Le troisième défi dont Moussa Mara  a fait cas est aussi lié à la question de l’énergie et porte sur les difficultés économiques et financières du pays et de l’Etat. Selon lui, aujourd’hui, l’Etat a beaucoup de difficultés à faire face à ses engagements. A ce niveau, l’ancien Premier ministre a souligné la question du  payement de la dette intérieure, les difficultés à faire des investissements, le recours régulier aux emprunts à des conditions difficiles. Pour lui, aujourd’hui, l’Etat malien s’endette comme un Malien lambda. M. Mara a appelé à prendre des mesures et pour lui, les autorités doivent donner l’exemple. « Il n’est pas concevable qu’au moment où il y a ces difficultés économiques et financières où on s’endette pour faire face aux dépenses, que des budgets de fonctionnement augmentent », a dénoncé Moussa Mara.

Un autre défi qu’il a cité concerne les restrictions aux libertés. Pour M. Mara, toute autorité, tout pouvoir ou  tout régime a besoin d’entendre des sons discordants, des critiques pour améliorer son fonctionnement.
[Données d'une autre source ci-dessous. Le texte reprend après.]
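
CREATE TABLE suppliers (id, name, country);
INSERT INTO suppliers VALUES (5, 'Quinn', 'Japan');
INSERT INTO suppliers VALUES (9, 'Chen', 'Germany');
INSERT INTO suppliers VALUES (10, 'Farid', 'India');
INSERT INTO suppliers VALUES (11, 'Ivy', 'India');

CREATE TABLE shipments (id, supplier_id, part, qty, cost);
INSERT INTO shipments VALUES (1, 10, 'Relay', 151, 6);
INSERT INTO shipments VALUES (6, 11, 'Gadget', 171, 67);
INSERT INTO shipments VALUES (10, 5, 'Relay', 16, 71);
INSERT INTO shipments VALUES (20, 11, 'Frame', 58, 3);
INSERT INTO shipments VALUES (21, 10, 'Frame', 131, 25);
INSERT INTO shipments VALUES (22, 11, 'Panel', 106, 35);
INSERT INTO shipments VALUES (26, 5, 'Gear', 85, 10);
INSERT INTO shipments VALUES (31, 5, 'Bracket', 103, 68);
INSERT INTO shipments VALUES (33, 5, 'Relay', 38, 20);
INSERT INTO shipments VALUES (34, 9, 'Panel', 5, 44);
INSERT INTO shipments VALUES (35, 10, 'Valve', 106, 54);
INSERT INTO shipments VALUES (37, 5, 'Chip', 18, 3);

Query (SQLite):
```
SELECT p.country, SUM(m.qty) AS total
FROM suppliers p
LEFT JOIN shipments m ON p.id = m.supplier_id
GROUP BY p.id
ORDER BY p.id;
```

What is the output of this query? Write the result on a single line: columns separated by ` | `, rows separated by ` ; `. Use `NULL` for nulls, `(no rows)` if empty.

LEFT JOIN keeps every suppliers row; unmatched ones get NULL for shipments columns.
Group by suppliers.id and compute SUM(m.qty). SUM over an all-NULL group is NULL.
  5: ids {10, 26, 31, 33, 37} → SUM(m.qty)=260
  9: ids {34} → SUM(m.qty)=5
  10: ids {1, 21, 35} → SUM(m.qty)=388
  11: ids {6, 20, 22} → SUM(m.qty)=335

Japan | 260 ; Germany | 5 ; India | 388 ; India | 335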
Le dernier défi qu’il a évoqué est le retour à l’ordre constitutionnel  qui est un des objectifs majeurs de la transition. Selon l’ancien Premier ministre, le retour à l’ordre constitutionnel est lancé par l’adoption de la nouvelle Constitution en 2023. Il  pense que pour l’application de cette Constitution, il faut le retour à l’ordre constitutionnel. « C’est un devoir des autorités. Et c’est à ce titre que le chef  de  l’Etat a dit dans son discours que les autorités de la transition feront des efforts en 2024 pour le retour à l’ordre constitutionnel », a souligné Moussa Mara, qui déplore   qu’en indiquant cela, le président de la Transition n’a donné  ni de date, ni de chronogramme. C’est face  à tous ces défis que l’ancien Premier ministre a  appelé  l’ensemble des  fils du pays à sauver la Transition car sa réussite est celle du Mali.